Ferguson asks Poirot what he thinks of Cornelia. Poirot responds that “she has a great deal of character,” which Ferguson agrees with. He goes over to Miss Van Schuyler and asks permission to marry Cornelia. He admits that Cornelia refused him but insists that he’ll keep trying until she says yes. Miss Van Schuyler is not pleased. When he asks what Miss Van Schuyler has against him, she says it should be obvious: social position. Cornelia comes back and confirms that she definitely hasn’t encouraged Ferguson in any way. She says she finds him outrageous. Leaving Miss Van Schuyler furious, Ferguson at last goes on his way.
The book leaves aside the central mystery for a moment to look at class expectations and romance. Miss Van Schuyler disapproves of Ferguson simply because of his lower class status, suggesting that she sees marriage as a strategic move rather than an expression of genuine love. Like Linnet, Ferguson seems to be someone who isn’t used to hearing the word no, and his pursuit of Cornelia is centered on what he wants rather than what she wants.
Miss Van Schuyler asks Poirot to send her Miss Bowers, because Ferguson has so upset her. Poirot notes that Ferguson is “rather eccentric” and “spoilt.” He asks if Miss Van Schuyler recognizes him, then reveals that Ferguson is actually Lord Dawlish, who’s incredibly wealthy but who became a communist at Oxford.

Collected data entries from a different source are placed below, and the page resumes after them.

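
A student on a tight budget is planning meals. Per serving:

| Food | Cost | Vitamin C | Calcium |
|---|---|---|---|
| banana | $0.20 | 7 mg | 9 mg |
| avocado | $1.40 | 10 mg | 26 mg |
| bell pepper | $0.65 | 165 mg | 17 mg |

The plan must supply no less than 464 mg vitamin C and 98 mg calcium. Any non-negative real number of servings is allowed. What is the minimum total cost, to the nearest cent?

$2.87

Two binding constraints pin down two serving amounts, so the optimal mix uses at most two foods. The candidates are each food alone (scaled to the tighter of vitamin C/calcium) and each pair with both constraints tight.
banana only: max(464/7, 98/9) = 66.29 servings → $13.26.
avocado only: max(464/10, 98/26) = 46.4 servings → $64.96.
bell pepper only: max(464/165, 98/17) = 5.765 servings → $3.75.
banana + avocado: intersection lies outside the first quadrant.
banana + bell pepper with both tight: 6.063 servings and 2.555 servings → $2.87.
avocado + bell pepper with both tight: 2.01 servings and 2.69 servings → $4.56.
The minimum over all feasible corners is $2.87.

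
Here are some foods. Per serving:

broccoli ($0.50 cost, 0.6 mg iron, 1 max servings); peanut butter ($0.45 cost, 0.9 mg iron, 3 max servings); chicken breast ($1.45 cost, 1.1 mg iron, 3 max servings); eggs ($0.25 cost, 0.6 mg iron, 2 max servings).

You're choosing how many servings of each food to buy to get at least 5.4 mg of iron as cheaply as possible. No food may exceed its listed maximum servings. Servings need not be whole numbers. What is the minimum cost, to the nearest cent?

Cost per mg of iron: eggs $0.4167, peanut butter $0.5000, broccoli $0.8333, chicken breast $1.3182.
Take 2 servings of eggs: +1.2 mg iron for $0.50 (total $0.50, still need 4.2 mg).
Take 3 servings of peanut butter: +2.7 mg iron for $1.35 (total $1.85, still need 1.5 mg).
Take 1 serving of broccoli: +0.6 mg iron for $0.50 (total $2.35, still need 0.9 mg).
Take 0.8182 servings of chicken breast: +0.9 mg iron for $1.19 (total $3.54, still need 0.0 mg).
Filling from the cheapest source first is optimal under one linear minimum: $3.54.

$3.54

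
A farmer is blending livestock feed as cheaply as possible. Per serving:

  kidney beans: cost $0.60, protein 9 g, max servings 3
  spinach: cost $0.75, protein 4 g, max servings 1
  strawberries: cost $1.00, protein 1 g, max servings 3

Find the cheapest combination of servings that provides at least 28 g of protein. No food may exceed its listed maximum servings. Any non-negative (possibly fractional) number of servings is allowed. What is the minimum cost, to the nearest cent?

$1.99

Cost per g of protein: kidney beans $0.0667, spinach $0.1875, strawberries $1.0000.
Take 3 servings of kidney beans: +27.0 g protein for $1.80 (total $1.80, still need 1.0 g).
Take 0.25 servings of spinach: +1.0 g protein for $0.19 (total $1.99, still need 0.0 g).
Filling from the cheapest source first is optimal under one linear minimum: $1.99.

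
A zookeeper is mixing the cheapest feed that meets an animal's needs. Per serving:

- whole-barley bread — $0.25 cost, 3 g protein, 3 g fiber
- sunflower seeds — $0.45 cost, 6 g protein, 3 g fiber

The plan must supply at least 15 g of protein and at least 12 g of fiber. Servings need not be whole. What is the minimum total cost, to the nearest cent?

Minimising a linear cost over {protein ≥ 15, fiber ≥ 12, servings ≥ 0} — the optimum is at a vertex, using one or two foods.
whole-barley bread only: max(15/3, 12/3) = 5 servings → $1.25.
sunflower seeds only: max(15/6, 12/3) = 4 servings → $1.80.
whole-barley bread + sunflower seeds with both tight: 3 servings and 1 serving → $1.20.
So the least-cost plan costs $1.20.

$1.20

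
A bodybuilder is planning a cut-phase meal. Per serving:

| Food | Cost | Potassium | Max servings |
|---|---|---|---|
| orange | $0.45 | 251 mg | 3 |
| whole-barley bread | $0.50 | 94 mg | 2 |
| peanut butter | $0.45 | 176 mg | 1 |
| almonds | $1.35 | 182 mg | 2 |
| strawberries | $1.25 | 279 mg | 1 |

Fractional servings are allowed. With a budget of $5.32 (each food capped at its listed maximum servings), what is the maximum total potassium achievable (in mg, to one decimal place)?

1567.2 mg

Potassium per dollar: orange 557.8, peanut butter 391.1, strawberries 223.2, whole-barley bread 188, almonds 134.8.
Take 3 servings of orange: spends $1.35, +753.0 mg potassium (running total 753.0 mg).
Take 1 serving of peanut butter: spends $0.45, +176.0 mg potassium (running total 929.0 mg).
Take 1 serving of strawberries: spends $1.25, +279.0 mg potassium (running total 1208.0 mg).
Take 2 servings of whole-barley bread: spends $1.00, +188.0 mg potassium (running total 1396.0 mg).
Take 0.9407 servings of almonds: spends $1.27, +171.2 mg potassium (running total 1567.2 mg).
Greedy by best ratio exhausts the cost allowance optimally: 1567.2 mg.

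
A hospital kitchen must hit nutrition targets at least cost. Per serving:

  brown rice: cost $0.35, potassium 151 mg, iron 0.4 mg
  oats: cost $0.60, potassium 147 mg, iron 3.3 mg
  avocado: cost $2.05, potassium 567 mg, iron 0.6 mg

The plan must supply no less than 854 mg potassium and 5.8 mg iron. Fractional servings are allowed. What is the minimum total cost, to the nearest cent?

Compare the cost at each extreme point of the feasible region.
brown rice only: max(854/151, 5.8/0.4) = 14.5 servings → $5.08.
oats only: max(854/147, 5.8/3.3) = 5.81 servings → $3.49.
avocado only: max(854/567, 5.8/0.6) = 9.667 servings → $19.82.
brown rice + oats with both tight: 4.472 servings and 1.215 servings → $2.29.
brown rice + avocado with both targets exact would need a negative amount; discard.
oats + avocado with both tight: 1.557 servings and 1.102 servings → $3.19.
So the least-cost plan costs $2.29.

$2.29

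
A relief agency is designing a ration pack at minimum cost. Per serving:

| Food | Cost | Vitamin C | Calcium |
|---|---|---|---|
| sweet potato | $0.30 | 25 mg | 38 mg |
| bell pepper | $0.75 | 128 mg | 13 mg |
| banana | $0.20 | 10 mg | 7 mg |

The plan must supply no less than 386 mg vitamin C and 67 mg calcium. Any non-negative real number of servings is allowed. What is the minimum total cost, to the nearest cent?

Minimising a linear cost over {vitamin C ≥ 386, calcium ≥ 67, servings ≥ 0} — the optimum is at a vertex, using one or two foods.
sweet potato only: max(386/25, 67/38) = 15.44 servings → $4.63.
bell pepper only: max(386/128, 67/13) = 5.154 servings → $3.87.
banana only: max(386/10, 67/7) = 38.6 servings → $7.72.
sweet potato + bell pepper with both tight: 0.7839 servings and 2.863 servings → $2.38.
sweet potato + banana: intersection lies outside the first quadrant.
bell pepper + banana with both tight: 2.653 servings and 4.645 servings → $2.92.
Cheapest feasible corner: $2.38.

$2.38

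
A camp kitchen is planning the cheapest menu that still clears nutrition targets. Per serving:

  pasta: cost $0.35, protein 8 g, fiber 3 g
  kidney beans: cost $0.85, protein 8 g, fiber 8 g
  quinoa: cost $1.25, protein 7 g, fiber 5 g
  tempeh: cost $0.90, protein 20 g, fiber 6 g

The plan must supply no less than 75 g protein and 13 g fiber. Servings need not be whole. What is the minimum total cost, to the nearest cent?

$3.28

Minimising a linear cost over {protein ≥ 75, fiber ≥ 13, servings ≥ 0} — the optimum is at a vertex, using one or two foods.
pasta only: max(75/8, 13/3) = 9.375 servings → $3.28.
kidney beans only: max(75/8, 13/8) = 9.375 servings → $7.97.
quinoa only: max(75/7, 13/5) = 10.71 servings → $13.39.
tempeh only: max(75/20, 13/6) = 3.75 servings → $3.38.
pasta + kidney beans with both targets exact would need a negative amount; discard.
pasta + quinoa: the both-tight solution has a negative serving — not a feasible corner.
pasta + tempeh: intersection lies outside the first quadrant.
kidney beans + quinoa: the both-tight solution has a negative serving — not a feasible corner.
kidney beans + tempeh with both targets exact would need a negative amount; discard.
quinoa + tempeh with both targets exact would need a negative amount; discard.
The minimum over all feasible corners is $3.28.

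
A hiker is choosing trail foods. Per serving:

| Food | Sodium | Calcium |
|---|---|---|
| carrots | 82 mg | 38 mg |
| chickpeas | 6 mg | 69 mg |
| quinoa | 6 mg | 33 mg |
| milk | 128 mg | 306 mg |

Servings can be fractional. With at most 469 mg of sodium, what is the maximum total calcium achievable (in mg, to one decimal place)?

Calcium per mg sodium: chickpeas 11.5, quinoa 5.5, milk 2.391, carrots 0.4634.
With no serving limits, spend the whole sodium allowance on chickpeas: 469 mg / 6 mg × 69 mg = 5393.5 mg.

5393.5 mg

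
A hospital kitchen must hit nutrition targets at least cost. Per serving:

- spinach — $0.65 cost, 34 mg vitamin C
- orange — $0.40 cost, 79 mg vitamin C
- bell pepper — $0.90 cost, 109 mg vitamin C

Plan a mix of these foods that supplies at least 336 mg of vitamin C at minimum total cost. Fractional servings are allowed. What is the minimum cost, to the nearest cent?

Cost per mg of vitamin C: orange $0.0051, bell pepper $0.0083, spinach $0.0191.
With no serving limits, use only orange: 336 mg / 79 mg = 4.253 servings × $0.40 = $1.70.

$1.70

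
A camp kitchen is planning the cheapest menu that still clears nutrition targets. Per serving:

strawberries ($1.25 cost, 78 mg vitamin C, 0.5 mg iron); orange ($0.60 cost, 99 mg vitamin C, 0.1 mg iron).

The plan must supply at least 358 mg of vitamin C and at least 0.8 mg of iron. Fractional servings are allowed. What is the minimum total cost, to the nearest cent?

Check every corner: each single food scaled to meet both minima, and each pair solved so both constraints bind.
strawberries only: max(358/78, 0.8/0.5) = 4.59 servings → $5.74.
orange only: max(358/99, 0.8/0.1) = 8 servings → $4.80.
strawberries + orange with both tight: 1.041 servings and 2.796 servings → $2.98.
So the least-cost plan costs $2.98.

$2.98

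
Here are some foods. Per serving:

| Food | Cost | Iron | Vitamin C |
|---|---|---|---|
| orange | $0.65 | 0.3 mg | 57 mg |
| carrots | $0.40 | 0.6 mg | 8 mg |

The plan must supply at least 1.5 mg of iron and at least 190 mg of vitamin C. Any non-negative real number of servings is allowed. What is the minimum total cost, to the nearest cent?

The cheapest plan sits at a corner of the feasible region — with two constraints it uses at most two foods.
orange only: max(1.5/0.3, 190/57) = 5 servings → $3.25.
carrots only: max(1.5/0.6, 190/8) = 23.75 servings → $9.50.
orange + carrots with both tight: 3.208 servings and 0.8962 servings → $2.44.
The minimum over all feasible corners is $2.44.

$2.44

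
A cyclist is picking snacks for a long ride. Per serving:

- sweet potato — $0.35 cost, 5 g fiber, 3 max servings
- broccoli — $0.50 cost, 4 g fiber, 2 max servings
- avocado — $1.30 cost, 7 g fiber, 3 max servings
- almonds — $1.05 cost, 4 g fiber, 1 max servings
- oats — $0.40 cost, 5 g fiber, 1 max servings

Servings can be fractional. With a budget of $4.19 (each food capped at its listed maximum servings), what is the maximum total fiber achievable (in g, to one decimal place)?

Fiber per dollar: sweet potato 14.29, oats 12.5, broccoli 8, avocado 5.385, almonds 3.81.
Take 3 servings of sweet potato: spends $1.05, +15.0 g fiber (running total 15.0 g).
Take 1 serving of oats: spends $0.40, +5.0 g fiber (running total 20.0 g).
Take 2 servings of broccoli: spends $1.00, +8.0 g fiber (running total 28.0 g).
Take 1.338 servings of avocado: spends $1.74, +9.4 g fiber (running total 37.4 g).
Greedy by best ratio exhausts the cost allowance optimally: 37.4 g.

37.4 g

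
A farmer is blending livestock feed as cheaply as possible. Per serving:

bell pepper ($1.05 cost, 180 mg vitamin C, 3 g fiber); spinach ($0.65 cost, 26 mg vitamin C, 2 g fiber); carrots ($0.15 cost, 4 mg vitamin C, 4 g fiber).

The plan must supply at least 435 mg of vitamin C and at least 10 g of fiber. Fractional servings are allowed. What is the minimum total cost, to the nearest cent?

$2.63

At the optimum either one food covers both requirements or two foods hit both targets exactly; no other combination can be cheaper.
bell pepper only: max(435/180, 10/3) = 3.333 servings → $3.50.
spinach only: max(435/26, 10/2) = 16.73 servings → $10.88.
carrots only: max(435/4, 10/4) = 108.8 servings → $16.31.
bell pepper + spinach with both tight: 2.163 servings and 1.755 servings → $3.41.
bell pepper + carrots with both tight: 2.401 servings and 0.6992 servings → $2.63.
spinach + carrots with both targets exact would need a negative amount; discard.
So the least-cost plan costs $2.63.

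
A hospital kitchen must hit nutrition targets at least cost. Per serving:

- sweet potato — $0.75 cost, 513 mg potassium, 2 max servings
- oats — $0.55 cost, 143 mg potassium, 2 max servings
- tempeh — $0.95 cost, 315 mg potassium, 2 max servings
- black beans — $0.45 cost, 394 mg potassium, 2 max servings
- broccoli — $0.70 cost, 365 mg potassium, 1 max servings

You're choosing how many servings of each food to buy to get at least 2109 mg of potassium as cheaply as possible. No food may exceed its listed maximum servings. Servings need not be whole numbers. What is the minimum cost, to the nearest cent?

Cost per mg of potassium: black beans $0.0011, sweet potato $0.0015, broccoli $0.0019, tempeh $0.0030, oats $0.0038.
Take 2 servings of black beans: +788.0 mg potassium for $0.90 (total $0.90, still need 1321.0 mg).
Take 2 servings of sweet potato: +1026.0 mg potassium for $1.50 (total $2.40, still need 295.0 mg).
Take 0.8082 servings of broccoli: +295.0 mg potassium for $0.57 (total $2.97, still need 0.0 mg).
Greedy by cheapest-per-mg is optimal for a single linear constraint, so the minimum cost is $2.97.

$2.97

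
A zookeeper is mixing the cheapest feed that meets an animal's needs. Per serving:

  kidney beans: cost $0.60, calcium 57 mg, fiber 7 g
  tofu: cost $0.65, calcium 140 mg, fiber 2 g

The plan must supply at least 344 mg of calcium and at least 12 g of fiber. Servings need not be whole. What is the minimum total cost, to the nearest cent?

$1.98

A basic optimal solution has at most two foods positive. Try each food alone and each pair with both targets met exactly.
kidney beans only: max(344/57, 12/7) = 6.035 servings → $3.62.
tofu only: max(344/140, 12/2) = 6 servings → $3.90.
kidney beans + tofu with both tight: 1.145 servings and 1.991 servings → $1.98.
So the least-cost plan costs $1.98.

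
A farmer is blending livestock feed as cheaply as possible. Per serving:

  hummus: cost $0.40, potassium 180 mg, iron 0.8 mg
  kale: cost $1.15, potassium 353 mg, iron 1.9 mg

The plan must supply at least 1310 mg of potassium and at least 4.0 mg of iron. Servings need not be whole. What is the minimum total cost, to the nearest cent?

$2.91

At the optimum either one food covers both requirements or two foods hit both targets exactly; no other combination can be cheaper.
hummus only: max(1310/180, 4.0/0.8) = 7.278 servings → $2.91.
kale only: max(1310/353, 4.0/1.9) = 3.711 servings → $4.27.
hummus + kale with both targets exact would need a negative amount; discard.
The minimum over all feasible corners is $2.91.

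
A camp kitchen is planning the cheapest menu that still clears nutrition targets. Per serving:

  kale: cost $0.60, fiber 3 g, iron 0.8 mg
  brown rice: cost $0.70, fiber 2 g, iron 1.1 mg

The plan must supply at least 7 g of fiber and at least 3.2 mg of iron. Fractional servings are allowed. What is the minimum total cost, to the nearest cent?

$2.11

Check every corner: each single food scaled to meet both minima, and each pair solved so both constraints bind.
kale only: max(7/3, 3.2/0.8) = 4 servings → $2.40.
brown rice only: max(7/2, 3.2/1.1) = 3.5 servings → $2.45.
kale + brown rice with both tight: 0.7647 servings and 2.353 servings → $2.11.
Cheapest feasible corner: $2.11.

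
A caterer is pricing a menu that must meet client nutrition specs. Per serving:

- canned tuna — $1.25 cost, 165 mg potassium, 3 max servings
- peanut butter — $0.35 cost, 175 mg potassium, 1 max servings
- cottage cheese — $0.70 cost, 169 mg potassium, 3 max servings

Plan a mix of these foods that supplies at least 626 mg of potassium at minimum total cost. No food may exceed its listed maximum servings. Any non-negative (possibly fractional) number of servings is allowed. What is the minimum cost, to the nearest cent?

$2.22

Cost per mg of potassium: peanut butter $0.0020, cottage cheese $0.0041, canned tuna $0.0076.
Take 1 serving of peanut butter: +175.0 mg potassium for $0.35 (total $0.35, still need 451.0 mg).
Take 2.669 servings of cottage cheese: +451.0 mg potassium for $1.87 (total $2.22, still need 0.0 mg).
Filling from the cheapest source first is optimal under one linear minimum: $2.22.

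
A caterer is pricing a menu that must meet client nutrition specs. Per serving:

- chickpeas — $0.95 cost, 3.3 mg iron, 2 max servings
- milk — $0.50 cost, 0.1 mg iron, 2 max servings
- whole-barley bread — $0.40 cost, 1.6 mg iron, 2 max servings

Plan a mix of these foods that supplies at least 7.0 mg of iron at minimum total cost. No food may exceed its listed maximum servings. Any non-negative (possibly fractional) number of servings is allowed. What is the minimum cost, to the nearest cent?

Cost per mg of iron: whole-barley bread $0.2500, chickpeas $0.2879, milk $5.0000.
Take 2 servings of whole-barley bread: +3.2 mg iron for $0.80 (total $0.80, still need 3.8 mg).
Take 1.152 servings of chickpeas: +3.8 mg iron for $1.09 (total $1.89, still need 0.0 mg).
Filling from the cheapest source first is optimal under one linear minimum: $1.89.

$1.89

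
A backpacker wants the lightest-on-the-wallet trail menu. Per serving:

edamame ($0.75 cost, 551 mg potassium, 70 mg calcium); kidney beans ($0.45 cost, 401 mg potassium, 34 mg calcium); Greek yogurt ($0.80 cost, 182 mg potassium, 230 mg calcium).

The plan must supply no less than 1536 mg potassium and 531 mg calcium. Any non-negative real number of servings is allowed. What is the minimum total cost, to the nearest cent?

$2.84

A basic optimal solution has at most two foods positive. Try each food alone and each pair with both targets met exactly.
edamame only: max(1536/551, 531/70) = 7.586 servings → $5.69.
kidney beans only: max(1536/401, 531/34) = 15.62 servings → $7.03.
Greek yogurt only: max(1536/182, 531/230) = 8.44 servings → $6.75.
edamame + kidney beans with both targets exact would need a negative amount; discard.
edamame + Greek yogurt with both tight: 2.251 servings and 1.623 servings → $2.99.
kidney beans + Greek yogurt with both tight: 2.983 servings and 1.868 servings → $2.84.
Cheapest feasible corner: $2.84.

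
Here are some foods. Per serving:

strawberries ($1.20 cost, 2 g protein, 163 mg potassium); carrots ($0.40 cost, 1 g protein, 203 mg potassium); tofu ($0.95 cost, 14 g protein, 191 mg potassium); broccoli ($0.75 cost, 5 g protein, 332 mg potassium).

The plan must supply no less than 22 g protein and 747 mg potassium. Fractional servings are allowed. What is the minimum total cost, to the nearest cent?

$2.19

For a min-cost LP with two ≥-constraints, a basic feasible solution has at most two positive variables.
strawberries only: max(22/2, 747/163) = 11 servings → $13.20.
carrots only: max(22/1, 747/203) = 22 servings → $8.80.
tofu only: max(22/14, 747/191) = 3.911 servings → $3.72.
broccoli only: max(22/5, 747/332) = 4.4 servings → $3.30.
strawberries + carrots with both targets exact would need a negative amount; discard.
strawberries + tofu with both tight: 3.293 servings and 1.101 servings → $5.00.
strawberries + broccoli: intersection lies outside the first quadrant.
carrots + tofu with both tight: 2.36 servings and 1.403 servings → $2.28.
carrots + broccoli with both targets exact would need a negative amount; discard.
tofu + broccoli with both tight: 0.9664 servings and 1.694 servings → $2.19.
So the least-cost plan costs $2.19.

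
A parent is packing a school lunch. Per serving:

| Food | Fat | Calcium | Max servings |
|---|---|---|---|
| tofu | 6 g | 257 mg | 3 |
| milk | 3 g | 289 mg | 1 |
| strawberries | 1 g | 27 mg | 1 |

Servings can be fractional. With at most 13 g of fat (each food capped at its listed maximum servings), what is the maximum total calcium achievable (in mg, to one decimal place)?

717.3 mg

Calcium per g fat: milk 96.33, tofu 42.83, strawberries 27.
Take 1 serving of milk: uses 3 g fat, +289.0 mg calcium (running total 289.0 mg).
Take 1.667 servings of tofu: uses 10 g fat, +428.3 mg calcium (running total 717.3 mg).
Greedy by best ratio exhausts the fat allowance optimally: 717.3 mg.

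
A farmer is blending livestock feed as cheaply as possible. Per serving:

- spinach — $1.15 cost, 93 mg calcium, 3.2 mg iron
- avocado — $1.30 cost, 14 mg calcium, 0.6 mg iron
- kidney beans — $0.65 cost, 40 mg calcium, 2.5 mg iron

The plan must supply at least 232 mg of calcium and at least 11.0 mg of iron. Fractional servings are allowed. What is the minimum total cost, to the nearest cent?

$3.29

Two binding constraints pin down two serving amounts, so the optimal mix uses at most two foods. The candidates are each food alone (scaled to the tighter of calcium/iron) and each pair with both constraints tight.
spinach only: max(232/93, 11.0/3.2) = 3.438 servings → $3.95.
avocado only: max(232/14, 11.0/0.6) = 18.33 servings → $23.83.
kidney beans only: max(232/40, 11.0/2.5) = 5.8 servings → $3.77.
spinach + avocado: the both-tight solution has a negative serving — not a feasible corner.
spinach + kidney beans with both tight: 1.34 servings and 2.685 servings → $3.29.
avocado + kidney beans with both tight: 12.73 servings and 1.345 servings → $17.42.
The minimum over all feasible corners is $3.29.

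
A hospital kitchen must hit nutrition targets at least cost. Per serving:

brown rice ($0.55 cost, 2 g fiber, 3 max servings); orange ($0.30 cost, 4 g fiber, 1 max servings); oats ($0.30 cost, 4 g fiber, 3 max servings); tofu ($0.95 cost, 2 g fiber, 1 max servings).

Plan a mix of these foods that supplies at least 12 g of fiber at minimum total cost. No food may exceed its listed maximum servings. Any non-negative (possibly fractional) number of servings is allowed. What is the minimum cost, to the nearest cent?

$0.90

Cost per g of fiber: orange $0.0750, oats $0.0750, brown rice $0.2750, tofu $0.4750.
Take 1 serving of orange: +4.0 g fiber for $0.30 (total $0.30, still need 8.0 g).
Take 2 servings of oats: +8.0 g fiber for $0.60 (total $0.90, still need 0.0 g).
Greedy by cheapest-per-g is optimal for a single linear constraint, so the minimum cost is $0.90.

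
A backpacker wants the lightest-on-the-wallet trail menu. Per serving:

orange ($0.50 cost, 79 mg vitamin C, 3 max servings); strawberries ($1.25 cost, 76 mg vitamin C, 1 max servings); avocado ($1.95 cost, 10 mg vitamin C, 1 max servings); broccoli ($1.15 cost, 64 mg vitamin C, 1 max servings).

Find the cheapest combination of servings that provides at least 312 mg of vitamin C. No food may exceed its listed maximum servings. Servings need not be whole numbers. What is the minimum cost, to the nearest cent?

$2.73

Cost per mg of vitamin C: orange $0.0063, strawberries $0.0164, broccoli $0.0180, avocado $0.1950.
Take 3 servings of orange: +237.0 mg vitamin C for $1.50 (total $1.50, still need 75.0 mg).
Take 0.9868 servings of strawberries: +75.0 mg vitamin C for $1.23 (total $2.73, still need 0.0 mg).
Filling from the cheapest source first is optimal under one linear minimum: $2.73.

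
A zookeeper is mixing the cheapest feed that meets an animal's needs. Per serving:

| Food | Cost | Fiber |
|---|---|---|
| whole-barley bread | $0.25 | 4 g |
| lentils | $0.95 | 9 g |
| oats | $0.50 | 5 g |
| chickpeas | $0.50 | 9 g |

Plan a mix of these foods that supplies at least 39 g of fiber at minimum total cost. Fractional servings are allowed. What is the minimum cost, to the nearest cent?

$2.17

Cost per g of fiber: chickpeas $0.0556, whole-barley bread $0.0625, oats $0.1000, lentils $0.1056.
With no serving limits, use only chickpeas: 39 g / 9 g = 4.333 servings × $0.50 = $2.17.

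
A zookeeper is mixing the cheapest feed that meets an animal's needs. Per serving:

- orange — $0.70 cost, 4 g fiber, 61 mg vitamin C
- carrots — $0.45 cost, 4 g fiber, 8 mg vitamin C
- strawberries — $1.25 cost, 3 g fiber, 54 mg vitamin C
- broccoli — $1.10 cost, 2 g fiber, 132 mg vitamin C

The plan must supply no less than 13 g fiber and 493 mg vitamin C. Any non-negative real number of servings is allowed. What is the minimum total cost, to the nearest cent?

This is a tiny linear program; its minimum lies at a vertex of the feasible set. List the vertices and price them.
orange only: max(13/4, 493/61) = 8.082 servings → $5.66.
carrots only: max(13/4, 493/8) = 61.62 servings → $27.73.
strawberries only: max(13/3, 493/54) = 9.13 servings → $11.41.
broccoli only: max(13/2, 493/132) = 6.5 servings → $7.15.
orange + carrots: the both-tight solution has a negative serving — not a feasible corner.
orange + strawberries: intersection lies outside the first quadrant.
orange + broccoli with both tight: 1.798 servings and 2.904 servings → $4.45.
carrots + strawberries with both targets exact would need a negative amount; discard.
carrots + broccoli with both tight: 1.426 servings and 3.648 servings → $4.65.
strawberries + broccoli with both tight: 2.535 servings and 2.698 servings → $6.14.
The minimum over all feasible corners is $4.45.

$4.45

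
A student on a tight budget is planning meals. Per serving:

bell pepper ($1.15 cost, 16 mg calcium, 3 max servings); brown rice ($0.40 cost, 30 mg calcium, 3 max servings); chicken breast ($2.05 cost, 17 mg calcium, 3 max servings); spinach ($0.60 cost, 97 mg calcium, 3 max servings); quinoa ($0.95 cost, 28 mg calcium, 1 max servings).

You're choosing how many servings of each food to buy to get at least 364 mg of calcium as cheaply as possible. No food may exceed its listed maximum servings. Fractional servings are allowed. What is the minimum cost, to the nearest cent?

$2.77

Cost per mg of calcium: spinach $0.0062, brown rice $0.0133, quinoa $0.0339, bell pepper $0.0719, chicken breast $0.1206.
Take 3 servings of spinach: +291.0 mg calcium for $1.80 (total $1.80, still need 73.0 mg).
Take 2.433 servings of brown rice: +73.0 mg calcium for $0.97 (total $2.77, still need 0.0 mg).
Filling from the cheapest source first is optimal under one linear minimum: $2.77.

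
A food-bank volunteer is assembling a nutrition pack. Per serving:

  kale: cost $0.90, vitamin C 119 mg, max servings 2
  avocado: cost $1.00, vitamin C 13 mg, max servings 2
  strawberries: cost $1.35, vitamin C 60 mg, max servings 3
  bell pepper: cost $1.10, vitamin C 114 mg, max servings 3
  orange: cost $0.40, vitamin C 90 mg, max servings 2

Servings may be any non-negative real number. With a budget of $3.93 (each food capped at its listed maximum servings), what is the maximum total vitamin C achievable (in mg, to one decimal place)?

555.8 mg

Vitamin C per dollar: orange 225, kale 132.2, bell pepper 103.6, strawberries 44.44, avocado 13.
Take 2 servings of orange: spends $0.80, +180.0 mg vitamin C (running total 180.0 mg).
Take 2 servings of kale: spends $1.80, +238.0 mg vitamin C (running total 418.0 mg).
Take 1.209 servings of bell pepper: spends $1.33, +137.8 mg vitamin C (running total 555.8 mg).
Greedy by best ratio exhausts the cost allowance optimally: 555.8 mg.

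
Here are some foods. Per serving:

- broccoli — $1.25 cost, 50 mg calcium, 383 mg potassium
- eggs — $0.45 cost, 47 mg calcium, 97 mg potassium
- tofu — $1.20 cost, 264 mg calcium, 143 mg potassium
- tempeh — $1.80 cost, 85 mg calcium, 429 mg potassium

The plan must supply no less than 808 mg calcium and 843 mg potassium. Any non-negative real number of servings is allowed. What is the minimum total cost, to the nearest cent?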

Miss Van Schuyler is shocked but thanks Poirot for the information. Poirot smiles as he watches Miss Van Schuyler leave the saloon, but then he has a thought that makes him become more serious and nod his head.
Poirot finally reveals that he knew all along why Ferguson was acting so strange: he is in fact a member of the aristocracy who is slumming it under a fake name because he recently discovered communism. The humor in this scene comes from the fact that if Miss Van Schuyler had known his identity earlier, she likely would’ve begged Cornelia to marry Ferguson (a.k.a. Lord Dawlish) rather than shooing him away.